Proposed Changes to Systemic Risk Reporting

On September 1, 2023, the Federal Reserve issued a Notice of Proposed Rulemaking (NPR) to make changes to FR Y-15 reporting and the GSIB calculation.  The proposal addresses two gaps in the GSIB designation process.  Using a single date makes it much easier for a bank to game its GSIB score.  Both anecdotal and empirical evidence suggest that such gaming occurs. The NPR proposes incorporating more quarter-end and daily averages into the calculation.  Another problem is the long lag between the GSIB “as of” date and the timing of the surcharge.  The SVB debacle showed that regulators lacked an appropriate sense of urgency in addressing problems.  A twelve-month lag between the as of date of the calculation and its implementation as a GSIB surcharge is ridiculously long.  The NPR also proposes moving up the timing of the GSIB surcharge, suggesting either April 1 or October 1 as alternative dates. 

These changes make sense in principle, but I see a couple of potential problems.  The use of daily averages will make it harder to game the GSIB score but will also increase the banks’ reporting burden and likely make the data more prone to error and harder to verify.  Increasing the complexity of the report calculation may also lead to less timely reporting.
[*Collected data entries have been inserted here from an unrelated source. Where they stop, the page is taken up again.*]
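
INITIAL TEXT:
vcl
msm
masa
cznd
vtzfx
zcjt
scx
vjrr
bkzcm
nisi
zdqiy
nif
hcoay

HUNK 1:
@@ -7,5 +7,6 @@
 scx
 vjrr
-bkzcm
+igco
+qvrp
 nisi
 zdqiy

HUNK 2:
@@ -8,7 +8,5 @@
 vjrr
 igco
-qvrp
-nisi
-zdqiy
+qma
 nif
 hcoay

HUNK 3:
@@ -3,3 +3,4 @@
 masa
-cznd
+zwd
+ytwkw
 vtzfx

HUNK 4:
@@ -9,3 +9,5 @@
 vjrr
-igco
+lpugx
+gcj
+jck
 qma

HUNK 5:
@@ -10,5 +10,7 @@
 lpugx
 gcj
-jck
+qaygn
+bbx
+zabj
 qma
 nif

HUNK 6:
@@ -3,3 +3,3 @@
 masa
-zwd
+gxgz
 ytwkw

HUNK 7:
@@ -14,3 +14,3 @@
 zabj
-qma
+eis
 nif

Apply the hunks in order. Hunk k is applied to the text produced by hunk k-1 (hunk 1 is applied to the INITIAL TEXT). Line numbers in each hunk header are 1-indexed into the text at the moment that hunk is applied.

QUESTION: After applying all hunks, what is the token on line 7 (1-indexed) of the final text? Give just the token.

Answer: zcjt

Derivation:
Hunk 1: at line 7 remove [bkzcm] add [igco,qvrp] -> 14 lines: vcl msm masa cznd vtzfx zcjt scx vjrr igco qvrp nisi zdqiy nif hcoay
Hunk 2: at line 8 remove [qvrp,nisi,zdqiy] add [qma] -> 12 lines: vcl msm masa cznd vtzfx zcjt scx vjrr igco qma nif hcoay
Hunk 3: at line 3 remove [cznd] add [zwd,ytwkw] -> 13 lines: vcl msm masa zwd ytwkw vtzfx zcjt scx vjrr igco qma nif hcoay
Hunk 4: at line 9 remove [igco] add [lpugx,gcj,jck] -> 15 lines: vcl msm masa zwd ytwkw vtzfx zcjt scx vjrr lpugx gcj jck qma nif hcoay
Hunk 5: at line 10 remove [jck] add [qaygn,bbx,zabj] -> 17 lines: vcl msm masa zwd ytwkw vtzfx zcjt scx vjrr lpugx gcj qaygn bbx zabj qma nif hcoay
Hunk 6: at line 3 remove [zwd] add [gxgz] -> 17 lines: vcl msm masa gxgz ytwkw vtzfx zcjt scx vjrr lpugx gcj qaygn bbx zabj qma nif hcoay
Hunk 7: at line 14 remove [qma] add [eis] -> 17 lines: vcl msm masa gxgz ytwkw vtzfx zcjt scx vjrr lpugx gcj qaygn bbx zabj eis nif hcoay
Final line 7: zcjt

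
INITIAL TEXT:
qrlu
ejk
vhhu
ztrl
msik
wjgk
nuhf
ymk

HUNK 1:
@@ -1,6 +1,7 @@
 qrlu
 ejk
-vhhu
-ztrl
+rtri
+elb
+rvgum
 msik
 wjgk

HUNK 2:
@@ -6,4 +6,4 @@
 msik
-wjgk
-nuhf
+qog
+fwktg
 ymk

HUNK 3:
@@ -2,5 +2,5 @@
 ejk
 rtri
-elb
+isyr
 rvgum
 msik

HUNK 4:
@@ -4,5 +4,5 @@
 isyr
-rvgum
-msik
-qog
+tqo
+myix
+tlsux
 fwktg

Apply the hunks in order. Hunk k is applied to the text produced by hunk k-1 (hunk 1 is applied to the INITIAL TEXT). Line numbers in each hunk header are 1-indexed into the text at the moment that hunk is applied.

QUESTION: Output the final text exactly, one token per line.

Answer: qrlu
ejk
rtri
isyr
tqo
myix
tlsux
fwktg
ymk

Derivation:
Hunk 1: at line 1 remove [vhhu,ztrl] add [rtri,elb,rvgum] -> 9 lines: qrlu ejk rtri elb rvgum msik wjgk nuhf ymk
Hunk 2: at line 6 remove [wjgk,nuhf] add [qog,fwktg] -> 9 lines: qrlu ejk rtri elb rvgum msik qog fwktg ymk
Hunk 3: at line 2 remove [elb] add [isyr] -> 9 lines: qrlu ejk rtri isyr rvgum msik qog fwktg ymk
Hunk 4: at line 4 remove [rvgum,msik,qog] add [tqo,myix,tlsux] -> 9 lines: qrlu ejk rtri isyr tqo myix tlsux fwktg ymk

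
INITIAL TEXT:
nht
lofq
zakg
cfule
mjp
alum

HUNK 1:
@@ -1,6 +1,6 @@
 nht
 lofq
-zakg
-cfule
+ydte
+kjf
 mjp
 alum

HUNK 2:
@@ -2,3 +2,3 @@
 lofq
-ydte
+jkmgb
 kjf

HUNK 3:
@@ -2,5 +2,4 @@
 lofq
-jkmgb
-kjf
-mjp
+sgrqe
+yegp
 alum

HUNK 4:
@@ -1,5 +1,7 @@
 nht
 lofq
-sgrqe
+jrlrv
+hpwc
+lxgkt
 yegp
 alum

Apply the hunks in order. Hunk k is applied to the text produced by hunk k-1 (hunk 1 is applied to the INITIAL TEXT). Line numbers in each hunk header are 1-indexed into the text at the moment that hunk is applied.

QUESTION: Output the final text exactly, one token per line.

Hunk 1: at line 1 remove [zakg,cfule] add [ydte,kjf] -> 6 lines: nht lofq ydte kjf mjp alum
Hunk 2: at line 2 remove [ydte] add [jkmgb] -> 6 lines: nht lofq jkmgb kjf mjp alum
Hunk 3: at line 2 remove [jkmgb,kjf,mjp] add [sgrqe,yegp] -> 5 lines: nht lofq sgrqe yegp alum
Hunk 4: at line 1 remove [sgrqe] add [jrlrv,hpwc,lxgkt] -> 7 lines: nht lofq jrlrv hpwc lxgkt yegp alum

Answer: nht
lofq
jrlrv
hpwc
lxgkt
yegp
alum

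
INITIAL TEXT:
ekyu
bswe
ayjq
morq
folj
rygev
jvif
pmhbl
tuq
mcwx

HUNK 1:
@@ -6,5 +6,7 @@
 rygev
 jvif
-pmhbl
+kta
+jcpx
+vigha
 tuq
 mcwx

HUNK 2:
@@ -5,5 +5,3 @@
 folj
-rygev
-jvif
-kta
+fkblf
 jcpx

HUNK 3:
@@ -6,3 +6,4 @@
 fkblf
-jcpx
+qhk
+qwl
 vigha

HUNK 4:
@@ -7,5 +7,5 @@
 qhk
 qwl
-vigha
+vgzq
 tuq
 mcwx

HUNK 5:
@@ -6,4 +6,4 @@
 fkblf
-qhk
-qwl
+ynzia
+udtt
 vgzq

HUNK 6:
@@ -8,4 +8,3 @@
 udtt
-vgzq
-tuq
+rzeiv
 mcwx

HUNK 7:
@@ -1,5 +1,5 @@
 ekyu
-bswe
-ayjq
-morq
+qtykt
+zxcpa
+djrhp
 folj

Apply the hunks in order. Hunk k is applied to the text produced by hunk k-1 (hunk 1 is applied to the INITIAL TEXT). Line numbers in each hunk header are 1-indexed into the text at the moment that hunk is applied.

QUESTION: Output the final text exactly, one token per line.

Answer: ekyu
qtykt
zxcpa
djrhp
folj
fkblf
ynzia
udtt
rzeiv
mcwx

Derivation:
Hunk 1: at line 6 remove [pmhbl] add [kta,jcpx,vigha] -> 12 lines: ekyu bswe ayjq morq folj rygev jvif kta jcpx vigha tuq mcwx
Hunk 2: at line 5 remove [rygev,jvif,kta] add [fkblf] -> 10 lines: ekyu bswe ayjq morq folj fkblf jcpx vigha tuq mcwx
Hunk 3: at line 6 remove [jcpx] add [qhk,qwl] -> 11 lines: ekyu bswe ayjq morq folj fkblf qhk qwl vigha tuq mcwx
Hunk 4: at line 7 remove [vigha] add [vgzq] -> 11 lines: ekyu bswe ayjq morq folj fkblf qhk qwl vgzq tuq mcwx
Hunk 5: at line 6 remove [qhk,qwl] add [ynzia,udtt] -> 11 lines: ekyu bswe ayjq morq folj fkblf ynzia udtt vgzq tuq mcwx
Hunk 6: at line 8 remove [vgzq,tuq] add [rzeiv] -> 10 lines: ekyu bswe ayjq morq folj fkblf ynzia udtt rzeiv mcwx
Hunk 7: at line 1 remove [bswe,ayjq,morq] add [qtykt,zxcpa,djrhp] -> 10 lines: ekyu qtykt zxcpa djrhp folj fkblf ynzia udtt rzeiv mcwx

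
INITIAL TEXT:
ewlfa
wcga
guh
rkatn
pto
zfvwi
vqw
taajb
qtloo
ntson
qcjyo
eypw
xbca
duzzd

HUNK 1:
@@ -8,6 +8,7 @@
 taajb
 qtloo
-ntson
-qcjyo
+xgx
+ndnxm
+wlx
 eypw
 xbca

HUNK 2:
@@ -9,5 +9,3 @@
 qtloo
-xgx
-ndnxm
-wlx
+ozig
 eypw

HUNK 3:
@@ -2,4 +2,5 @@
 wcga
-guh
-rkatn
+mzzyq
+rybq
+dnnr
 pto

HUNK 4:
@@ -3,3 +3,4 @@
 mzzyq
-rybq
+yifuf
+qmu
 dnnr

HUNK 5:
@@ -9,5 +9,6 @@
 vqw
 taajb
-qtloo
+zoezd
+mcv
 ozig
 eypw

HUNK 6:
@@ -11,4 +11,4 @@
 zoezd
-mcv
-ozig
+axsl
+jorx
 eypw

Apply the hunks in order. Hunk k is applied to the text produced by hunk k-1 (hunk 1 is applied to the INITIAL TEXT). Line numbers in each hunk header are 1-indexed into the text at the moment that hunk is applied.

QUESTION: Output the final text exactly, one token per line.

Hunk 1: at line 8 remove [ntson,qcjyo] add [xgx,ndnxm,wlx] -> 15 lines: ewlfa wcga guh rkatn pto zfvwi vqw taajb qtloo xgx ndnxm wlx eypw xbca duzzd
Hunk 2: at line 9 remove [xgx,ndnxm,wlx] add [ozig] -> 13 lines: ewlfa wcga guh rkatn pto zfvwi vqw taajb qtloo ozig eypw xbca duzzd
Hunk 3: at line 2 remove [guh,rkatn] add [mzzyq,rybq,dnnr] -> 14 lines: ewlfa wcga mzzyq rybq dnnr pto zfvwi vqw taajb qtloo ozig eypw xbca duzzd
Hunk 4: at line 3 remove [rybq] add [yifuf,qmu] -> 15 lines: ewlfa wcga mzzyq yifuf qmu dnnr pto zfvwi vqw taajb qtloo ozig eypw xbca duzzd
Hunk 5: at line 9 remove [qtloo] add [zoezd,mcv] -> 16 lines: ewlfa wcga mzzyq yifuf qmu dnnr pto zfvwi vqw taajb zoezd mcv ozig eypw xbca duzzd
Hunk 6: at line 11 remove [mcv,ozig] add [axsl,jorx] -> 16 lines: ewlfa wcga mzzyq yifuf qmu dnnr pto zfvwi vqw taajb zoezd axsl jorx eypw xbca duzzd

Answer: ewlfa
wcga
mzzyq
yifuf
qmu
dnnr
pto
zfvwi
vqw
taajb
zoezd
axsl
jorx
eypw
xbca
duzzd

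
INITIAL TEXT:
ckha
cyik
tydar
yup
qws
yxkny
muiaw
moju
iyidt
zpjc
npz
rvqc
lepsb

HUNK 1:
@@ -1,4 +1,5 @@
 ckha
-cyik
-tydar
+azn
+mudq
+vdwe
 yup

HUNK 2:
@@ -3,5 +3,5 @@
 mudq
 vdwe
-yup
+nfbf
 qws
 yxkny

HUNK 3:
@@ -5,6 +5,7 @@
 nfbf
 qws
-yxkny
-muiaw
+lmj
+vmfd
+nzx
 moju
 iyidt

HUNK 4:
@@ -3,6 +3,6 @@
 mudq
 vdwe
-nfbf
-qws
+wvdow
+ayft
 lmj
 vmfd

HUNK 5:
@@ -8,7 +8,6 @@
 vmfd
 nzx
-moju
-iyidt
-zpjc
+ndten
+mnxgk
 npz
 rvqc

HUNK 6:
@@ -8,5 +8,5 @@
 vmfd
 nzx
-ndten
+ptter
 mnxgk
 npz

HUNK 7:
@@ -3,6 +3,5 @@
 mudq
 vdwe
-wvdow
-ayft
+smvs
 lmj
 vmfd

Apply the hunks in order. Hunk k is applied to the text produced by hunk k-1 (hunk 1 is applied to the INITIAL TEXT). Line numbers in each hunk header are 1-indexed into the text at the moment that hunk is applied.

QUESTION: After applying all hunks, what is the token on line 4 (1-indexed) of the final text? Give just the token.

Answer: vdwe

Derivation:
Hunk 1: at line 1 remove [cyik,tydar] add [azn,mudq,vdwe] -> 14 lines: ckha azn mudq vdwe yup qws yxkny muiaw moju iyidt zpjc npz rvqc lepsb
Hunk 2: at line 3 remove [yup] add [nfbf] -> 14 lines: ckha azn mudq vdwe nfbf qws yxkny muiaw moju iyidt zpjc npz rvqc lepsb
Hunk 3: at line 5 remove [yxkny,muiaw] add [lmj,vmfd,nzx] -> 15 lines: ckha azn mudq vdwe nfbf qws lmj vmfd nzx moju iyidt zpjc npz rvqc lepsb
Hunk 4: at line 3 remove [nfbf,qws] add [wvdow,ayft] -> 15 lines: ckha azn mudq vdwe wvdow ayft lmj vmfd nzx moju iyidt zpjc npz rvqc lepsb
Hunk 5: at line 8 remove [moju,iyidt,zpjc] add [ndten,mnxgk] -> 14 lines: ckha azn mudq vdwe wvdow ayft lmj vmfd nzx ndten mnxgk npz rvqc lepsb
Hunk 6: at line 8 remove [ndten] add [ptter] -> 14 lines: ckha azn mudq vdwe wvdow ayft lmj vmfd nzx ptter mnxgk npz rvqc lepsb
Hunk 7: at line 3 remove [wvdow,ayft] add [smvs] -> 13 lines: ckha azn mudq vdwe smvs lmj vmfd nzx ptter mnxgk npz rvqc lepsb
Final line 4: vdwe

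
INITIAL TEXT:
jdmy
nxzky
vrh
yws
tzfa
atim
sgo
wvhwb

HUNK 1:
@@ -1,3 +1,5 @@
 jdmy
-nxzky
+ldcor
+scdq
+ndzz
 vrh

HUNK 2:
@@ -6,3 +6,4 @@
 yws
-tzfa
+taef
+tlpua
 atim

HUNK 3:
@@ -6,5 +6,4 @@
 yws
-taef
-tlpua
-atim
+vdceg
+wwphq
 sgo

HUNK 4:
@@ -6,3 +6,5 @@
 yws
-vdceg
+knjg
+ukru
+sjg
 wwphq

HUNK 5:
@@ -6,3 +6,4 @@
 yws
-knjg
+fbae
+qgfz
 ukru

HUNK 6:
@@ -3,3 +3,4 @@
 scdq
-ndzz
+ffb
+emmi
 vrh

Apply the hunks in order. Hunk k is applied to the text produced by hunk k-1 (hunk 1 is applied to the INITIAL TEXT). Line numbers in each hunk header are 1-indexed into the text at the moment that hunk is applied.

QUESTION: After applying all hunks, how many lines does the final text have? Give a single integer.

Hunk 1: at line 1 remove [nxzky] add [ldcor,scdq,ndzz] -> 10 lines: jdmy ldcor scdq ndzz vrh yws tzfa atim sgo wvhwb
Hunk 2: at line 6 remove [tzfa] add [taef,tlpua] -> 11 lines: jdmy ldcor scdq ndzz vrh yws taef tlpua atim sgo wvhwb
Hunk 3: at line 6 remove [taef,tlpua,atim] add [vdceg,wwphq] -> 10 lines: jdmy ldcor scdq ndzz vrh yws vdceg wwphq sgo wvhwb
Hunk 4: at line 6 remove [vdceg] add [knjg,ukru,sjg] -> 12 lines: jdmy ldcor scdq ndzz vrh yws knjg ukru sjg wwphq sgo wvhwb
Hunk 5: at line 6 remove [knjg] add [fbae,qgfz] -> 13 lines: jdmy ldcor scdq ndzz vrh yws fbae qgfz ukru sjg wwphq sgo wvhwb
Hunk 6: at line 3 remove [ndzz] add [ffb,emmi] -> 14 lines: jdmy ldcor scdq ffb emmi vrh yws fbae qgfz ukru sjg wwphq sgo wvhwb
Final line count: 14

Answer: 14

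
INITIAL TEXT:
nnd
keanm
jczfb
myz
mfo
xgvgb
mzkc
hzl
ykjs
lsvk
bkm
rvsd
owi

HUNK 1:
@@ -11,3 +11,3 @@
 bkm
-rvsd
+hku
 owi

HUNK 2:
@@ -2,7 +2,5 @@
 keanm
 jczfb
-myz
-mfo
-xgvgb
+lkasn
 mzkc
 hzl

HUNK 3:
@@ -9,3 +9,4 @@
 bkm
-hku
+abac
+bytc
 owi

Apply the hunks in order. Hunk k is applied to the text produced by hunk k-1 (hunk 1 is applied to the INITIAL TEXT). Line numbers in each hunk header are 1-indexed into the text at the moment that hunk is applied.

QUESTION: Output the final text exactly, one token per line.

Hunk 1: at line 11 remove [rvsd] add [hku] -> 13 lines: nnd keanm jczfb myz mfo xgvgb mzkc hzl ykjs lsvk bkm hku owi
Hunk 2: at line 2 remove [myz,mfo,xgvgb] add [lkasn] -> 11 lines: nnd keanm jczfb lkasn mzkc hzl ykjs lsvk bkm hku owi
Hunk 3: at line 9 remove [hku] add [abac,bytc] -> 12 lines: nnd keanm jczfb lkasn mzkc hzl ykjs lsvk bkm abac bytc owi

Answer: nnd
keanm
jczfb
lkasn
mzkc
hzl
ykjs
lsvk
bkm
abac
bytc
owi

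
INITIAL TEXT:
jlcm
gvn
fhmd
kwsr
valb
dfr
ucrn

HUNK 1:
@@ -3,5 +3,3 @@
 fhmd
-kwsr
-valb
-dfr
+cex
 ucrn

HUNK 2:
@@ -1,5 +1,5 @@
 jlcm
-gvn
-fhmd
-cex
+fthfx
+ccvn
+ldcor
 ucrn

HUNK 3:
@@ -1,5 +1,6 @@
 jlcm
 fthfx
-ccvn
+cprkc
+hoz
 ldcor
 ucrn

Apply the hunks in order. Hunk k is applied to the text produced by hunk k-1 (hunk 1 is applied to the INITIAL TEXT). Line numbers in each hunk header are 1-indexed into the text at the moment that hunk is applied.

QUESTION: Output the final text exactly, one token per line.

Hunk 1: at line 3 remove [kwsr,valb,dfr] add [cex] -> 5 lines: jlcm gvn fhmd cex ucrn
Hunk 2: at line 1 remove [gvn,fhmd,cex] add [fthfx,ccvn,ldcor] -> 5 lines: jlcm fthfx ccvn ldcor ucrn
Hunk 3: at line 1 remove [ccvn] add [cprkc,hoz] -> 6 lines: jlcm fthfx cprkc hoz ldcor ucrn

Answer: jlcm
fthfx
cprkc
hoz
ldcor
ucrn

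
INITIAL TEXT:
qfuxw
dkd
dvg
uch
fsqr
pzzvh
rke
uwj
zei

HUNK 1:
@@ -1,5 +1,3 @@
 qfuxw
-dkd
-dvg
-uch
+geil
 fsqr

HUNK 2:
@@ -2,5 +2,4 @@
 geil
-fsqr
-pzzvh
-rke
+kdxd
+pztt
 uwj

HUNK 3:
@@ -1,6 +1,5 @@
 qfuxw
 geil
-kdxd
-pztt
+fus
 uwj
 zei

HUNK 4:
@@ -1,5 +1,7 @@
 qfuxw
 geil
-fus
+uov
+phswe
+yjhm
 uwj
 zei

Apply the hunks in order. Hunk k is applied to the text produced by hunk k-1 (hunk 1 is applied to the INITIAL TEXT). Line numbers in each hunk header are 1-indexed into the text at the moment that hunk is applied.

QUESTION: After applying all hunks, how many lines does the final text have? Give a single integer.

Hunk 1: at line 1 remove [dkd,dvg,uch] add [geil] -> 7 lines: qfuxw geil fsqr pzzvh rke uwj zei
Hunk 2: at line 2 remove [fsqr,pzzvh,rke] add [kdxd,pztt] -> 6 lines: qfuxw geil kdxd pztt uwj zei
Hunk 3: at line 1 remove [kdxd,pztt] add [fus] -> 5 lines: qfuxw geil fus uwj zei
Hunk 4: at line 1 remove [fus] add [uov,phswe,yjhm] -> 7 lines: qfuxw geil uov phswe yjhm uwj zei
Final line count: 7

Answer: 7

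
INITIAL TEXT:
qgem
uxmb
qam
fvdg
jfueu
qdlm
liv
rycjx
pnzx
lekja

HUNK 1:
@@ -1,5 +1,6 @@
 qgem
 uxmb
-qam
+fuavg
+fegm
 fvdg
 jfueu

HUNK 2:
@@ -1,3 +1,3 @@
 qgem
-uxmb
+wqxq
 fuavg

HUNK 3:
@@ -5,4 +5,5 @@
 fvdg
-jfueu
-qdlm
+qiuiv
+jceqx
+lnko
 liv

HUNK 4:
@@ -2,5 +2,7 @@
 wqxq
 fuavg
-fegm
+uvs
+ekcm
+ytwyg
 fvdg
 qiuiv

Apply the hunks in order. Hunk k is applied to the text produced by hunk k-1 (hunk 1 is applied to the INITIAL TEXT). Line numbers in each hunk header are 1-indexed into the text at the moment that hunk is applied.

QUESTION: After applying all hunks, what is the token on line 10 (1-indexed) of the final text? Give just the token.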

The NPR calls for only modest revisions to FR Y-15 line items.  SVB, Signature, and First Republic all relied largely on uninsured deposits.  Current systemic risk reporting does not adequately capture this exposure.  At best, current GSIBs report short-term wholesale funding.  That amount can include non-operational deposits, but that’s not the same as uninsured.  Moreover, the designation of operational deposits is highly subjective.  Current GSIB rules also exclude banks that are not holding companies but two of the large failures this year fit that category.  Extending the reporting requirements to non-BHCs would take systemic risk reporting and GSIB designations outside of the Fed’s domain.  But isn’t that what FSOC and OFR were created for?

Douglas Holtz-Eakin of the center-right American Action Forum claimed in 2018 that “there has never been a convincing definition of systemic risk or any operational way to measure it…It should be jettisoned and FSOC disbanded, and the focus returned to efficient and effective prudential supervision.”  To his credit, Holtz-Eakin also opposed coverage for SVB’s insured depositors in 2023.  Could the FDIC have saved $17.8 billion by sticking to the $250K insurance limit?  Maybe.  Such an action could have also sent uninsured depositors at other banks heading for the exits and triggered a broader financial crisis.  We may never know.  Regulators made the systemic risk determination over the space of two days in what seems like a seat of the pants fashion.  Better tools for monitoring and measuring systemic risk, and better use of existing tools, could have led to a more thoughtful and rigorous decision process.